In the holidays she is set chores to do and if she arranges a trip out then it has to be in the afternoon - I go home for lunch and make dd lunch.

her sister will have her if she can on some of the days - but sister works and so can't always have her.

I have today booked her in for a week course in the summer - tough I wil have to beg for a shred lift as it finished at 3.30 so I will not be able to pick up. I have managed to wrangled nearly 3 weeks off so that is nearly four weeks covered. Just two weeks to sort out now Smile

ComposHat · 15/06/2012 00:27

There are so many posts saying its wrong, but none saying what a parent in this situation should do! Yes, the OP could send hers to grandma, but I couldnt and I know many parents who dont have that option too

So come on, what is the alternative if you dont have granny living around the corner?
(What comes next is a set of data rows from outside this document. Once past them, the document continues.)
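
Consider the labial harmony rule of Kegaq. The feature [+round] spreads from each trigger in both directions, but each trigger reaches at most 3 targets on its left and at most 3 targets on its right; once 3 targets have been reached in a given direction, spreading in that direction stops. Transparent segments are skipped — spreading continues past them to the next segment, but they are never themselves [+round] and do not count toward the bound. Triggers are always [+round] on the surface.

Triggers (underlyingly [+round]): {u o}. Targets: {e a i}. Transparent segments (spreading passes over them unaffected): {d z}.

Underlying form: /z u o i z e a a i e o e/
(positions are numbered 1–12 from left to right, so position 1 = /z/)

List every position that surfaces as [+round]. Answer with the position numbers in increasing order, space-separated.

From /u/ at 2 rightward: 3 /o/ is itself a trigger — this domain ends here.
From /u/ at 2 leftward: 1 /z/ transparent; word edge.
From /o/ at 3 rightward: 4 /i/ → [+round]; 5 /z/ transparent; 6 /e/ → [+round]; 7 /a/ → [+round]; bound reached.
From /o/ at 3 leftward: 2 /u/ is itself a trigger — this domain ends here.
From /o/ at 11 rightward: 12 /e/ → [+round]; word edge.
From /o/ at 11 leftward: 10 /e/ → [+round]; 9 /i/ → [+round]; 8 /a/ → [+round]; bound reached.

2 3 4 6 7 8 9 10 11 12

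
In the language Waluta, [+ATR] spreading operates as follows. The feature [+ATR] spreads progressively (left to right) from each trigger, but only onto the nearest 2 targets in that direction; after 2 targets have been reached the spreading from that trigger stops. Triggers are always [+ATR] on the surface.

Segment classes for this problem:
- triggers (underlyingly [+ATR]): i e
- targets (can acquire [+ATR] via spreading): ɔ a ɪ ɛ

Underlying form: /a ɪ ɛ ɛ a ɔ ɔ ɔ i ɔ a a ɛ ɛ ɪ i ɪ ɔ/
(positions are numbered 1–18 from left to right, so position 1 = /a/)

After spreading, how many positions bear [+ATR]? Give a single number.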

That is a hypothetical question because the op does have that option, as her mother lives nearby but choses not use them.

NarkedRaspberry · 15/06/2012 00:27

She never got shit for it at school - one benefit of private, the children came from miles away so the lads she was with weren't local. It didn't get spread around until she was older and fell out with some 'friends'.

If I had free childcare on tap - as the OP does - I would not be allowing my DCs to opt out of supervision. For most children the worst would be eating junk food, watching some dodgy tv/you tube and not doing homework. For a small number it would be getting into stuff they shouldn't be. The problem is there's no way to tell which children are at risk of that. It's as likely to be a quiet, obedient, pleasant child as it is to be a bolshy one.

TantrumsAndBalloons · 15/06/2012 00:29

:) bogey.

But there is no childcare for 13 year olds, apart from the occasional summer clubs which tbh they don't really want to go to.

Tbh I suspect the people who are so against this do not have full time jobs and teenage DCs because I have not seen any one say, this is wrong but here's how I manage it.

wishiwasonholiday · 15/06/2012 00:29

Yanbu at that age my mum used to leave me with my two younger brothers for a couple of days and we managed to go to school etc.